Honestly OP you sound overly critical of the teacher while your child can do no wrong. It's not a problem if your child can do math in their head. The directions are to show your work. You child is not succeeding in showing his work, so he is not getting full credit because he finds the assignment tedious and not his personal preferred way. That sounds exactly like how grading works - you follow the directions and if instead you just do what you feel like, don't expect full credit. The teacher doesn't want to talk to him to find out his thinking, she is asking specifically to write it out. You expect her to spend five minutes of personal attention to talk to every student about their thinking for every assignment? Or just the ones who don't like the directions? If he could explain it in talking, he should be able to explain it in writing; sounds like a communication issue he could perhaps work on. I'm not trying to be harsh but really OP, consider this.

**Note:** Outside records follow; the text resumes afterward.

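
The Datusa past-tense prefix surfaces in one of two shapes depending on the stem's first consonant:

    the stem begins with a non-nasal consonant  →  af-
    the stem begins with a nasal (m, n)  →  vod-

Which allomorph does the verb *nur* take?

vod-

*nur*: first consonant = /n/, a nasal → vod-.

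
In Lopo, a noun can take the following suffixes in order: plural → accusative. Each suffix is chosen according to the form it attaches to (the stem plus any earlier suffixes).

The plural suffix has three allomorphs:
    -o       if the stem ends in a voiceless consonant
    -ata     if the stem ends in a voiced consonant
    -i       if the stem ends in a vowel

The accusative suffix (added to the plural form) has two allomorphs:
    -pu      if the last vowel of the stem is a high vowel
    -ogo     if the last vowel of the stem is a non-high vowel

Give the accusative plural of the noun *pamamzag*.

pamamzagataogo

Since the final sound of *pamamzag* is /g/ (a voiced consonant), it takes -ata, giving *pamamzagata*.
Since the last vowel of the plural form *pamamzagata* is /a/ (a non-high vowel), it takes -ogo, giving *pamamzagataogo*.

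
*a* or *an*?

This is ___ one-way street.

a

The indefinite article is chosen by the initial *sound* of the following word, not its spelling.
*one-way* begins with the sound /wʌ/ (*one* pronounced /wʌn/) — a consonant sound.
So the article is *a*: This is a one-way street.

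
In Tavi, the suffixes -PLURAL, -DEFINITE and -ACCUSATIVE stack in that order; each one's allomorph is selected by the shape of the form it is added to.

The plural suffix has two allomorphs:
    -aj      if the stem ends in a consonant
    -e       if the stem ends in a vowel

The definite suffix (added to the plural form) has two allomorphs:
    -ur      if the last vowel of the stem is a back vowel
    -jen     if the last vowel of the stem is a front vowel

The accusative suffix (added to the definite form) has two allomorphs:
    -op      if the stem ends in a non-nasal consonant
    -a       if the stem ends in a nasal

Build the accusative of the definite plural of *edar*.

edarajurop

*edar*: final sound = /r/, a consonant → -aj → *edaraj*.
Since the last vowel of the plural form *edaraj* is /a/ (a back vowel), it takes -ur, giving *edarajur*.
The definite form *edarajur*: final consonant = /r/, non-nasal → -op → *edarajurop*.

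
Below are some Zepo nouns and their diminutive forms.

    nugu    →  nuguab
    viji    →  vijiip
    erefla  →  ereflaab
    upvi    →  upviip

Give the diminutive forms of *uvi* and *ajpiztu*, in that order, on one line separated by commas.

uviip, ajpiztuab

Looking at the last vowel of each stem: -ip when the last vowel of the stem is a front vowel (*viji*, *upvi*); -ab when the last vowel of the stem is a back vowel (*nugu*, *erefla*).
Since the last vowel of *uvi* is /i/ (a front vowel), it takes -ip, giving *uviip*.
*ajpiztu* — last vowel /u/ (a back vowel) → -ab → *ajpiztuab*.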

You don't say what grade level, but I have 3 kids at various grades and therefore levels of math, as well as my own math experiences (engineering degree). Learning to show your work can be important to pursuing higher math. It also helps guard against following the wrong method that sometimes may still yield a correct result. Lastly, when you can explain math, it shows you really have a better understanding than simply computing an answer. So it makes sense to me to be practicing these skills early on, even if the math part is a bit "easy" to work on how to communicate what you did to arrive at your answer. Why is your child repeatedly not able to explain how to do his math assignments? In my opinion you should be encouraging your child to work on these skills rather directing your energy to being mad at the teacher and arguing it.